During these past couple of months, I had this urge of working extremely hard to actually get better at school–my academics. I studied everyday and I worked hard and put every ounce of effort into all of my work. I never let anything slide. When exams came around, I got nervous, I was unmotivated, I was not ready to acknowledge the fact that I was about to sit these exams.
When I did, every word I wrote on those pages were not good enough, slowly I felt like everything I worked for in the past couple of month were slipping through my fingertips. I was saddened. Exam after exam I felt myself slowly drifting away, loosing myself to pieces of paper I prepared my self so hard for. I had nights were I was so sad, and just slept unsoundly. I was sad. Extremely sad. And I knew that when I got my grades back, I wasn’t going to get the grades I wanted–and I didn’t. I got average grades and there I felt myself feel extremely angry and just unmotivated to do anything after pursuing these exams.
My teachers have hope that I will get better grades and that I could easily bump myself up to higher points. They had faith in me, when I didn’t. How was I supposed to continue studying if I was feeling unmotivated? If I didn’t believe in myself completely?
These past couple of months hit me like a ton of bricks. People were getting better grades than me, and to be honest it did bother me. Why? Because I want to feel that satisfaction, that relief to receiving those amazing grades. I want to feel acknowledged, I want to feel like I accomplished something. I want to feel like I am ready to take on the world and its challenges without the feeling that I was not able to accomplish any of the challenges.
I pitied myself. I felt sorry for myself.
Then came a day, were I woke up and finally realized that feeling sorry for myself, feeling pity for myself, feeling unmotivated, feeling like I am not smart enough, feeling like I am not worth it is not an excuse for me anymore. Those feelings are never going to get me to that top university. The universities are looking for people who can take initiatives, people who are capable of taking control of their own life, people who don’t give up that easily, and finally people who don’t get unmotivated so easily and keep trying their best even when they are at their worst.

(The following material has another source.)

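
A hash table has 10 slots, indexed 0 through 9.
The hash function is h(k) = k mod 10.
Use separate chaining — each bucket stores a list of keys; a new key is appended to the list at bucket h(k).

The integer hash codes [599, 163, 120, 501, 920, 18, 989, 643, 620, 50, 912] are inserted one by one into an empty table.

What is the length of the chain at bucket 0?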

That is the kind of personality I need, that is the kind of personality which I will have. I will not stop till I get the grades that I want, I will work my hardest and smartest from now on, I will learn how to prioritize my social life from my school life. I need to learn how to balance. And most importantly I need to learn how to not give up so easily and feel unmotivated so easily. Being unmotivated is not an excuse for me anymore, and nor should it be for you. Being unmotivated wont allow you to get those grades, those accomplishments.
Work hard and stay determined. If you truly want something nothing on this earth will stand in your way. Granted, you may not be able to move every mountain, but you can sure as hell climb it. Never give up the fight for what you want, you are worthy of every success. You are worthy of happiness and you are the definition of strength.
When you have to climb that mountain by Amy Kennedy
At age 5 his Father died.
At age 16 he quit school.
At age 17 he had already lost four jobs.
At age 18 he got married.
Between ages 18 and 22, he was a railroad conductor and failed.
He joined the army and washed out there.
He applied for law school he was rejected.
He became an insurance sales man and failed again.
At age 19 he became a father.
At age 20 his wife left him and took their baby daughter.
He became a cook and dishwasher in a small cafe.
He failed in an attempt to kidnap his own daughter, and eventually he convinced his wife to return home.
At age 65 he retired.
On the 1st day of retirement he received a cheque from the Government for $105.
He felt that the Government was saying that he couldn’t provide for himself.
He decided to commit suicide, it wasn’t worth living anymore; he had failed so much.
He sat under a tree writing his will, but instead, he wrote what he would have accomplished with his life. He realised there was much more that he hadn’t done. There was one thing he could do better than anyone he knew. And that was how to cook.
So he borrowed $87 against his cheque and bought and fried up some chicken using his recipe, and went door to door to sell them to his neighbours in Kentucky.
Remember at age 65 he was ready to commit suicide.
But at age 88 Colonel Sanders, founder of Kentucky Fried Chicken (KFC) Empire was a billionaire.
Moral of the story: Attitude. It’s never too late to start all over.
MOST IMPORTANLY, IT’S ALL ABOUT YOUR ATTITUDE. NEVER GIVE UP NO MATTER HOW HARD IT GETS.
You have what it takes to be successful. Go for it and make a difference. No guts no glory. It’s never too old to dream.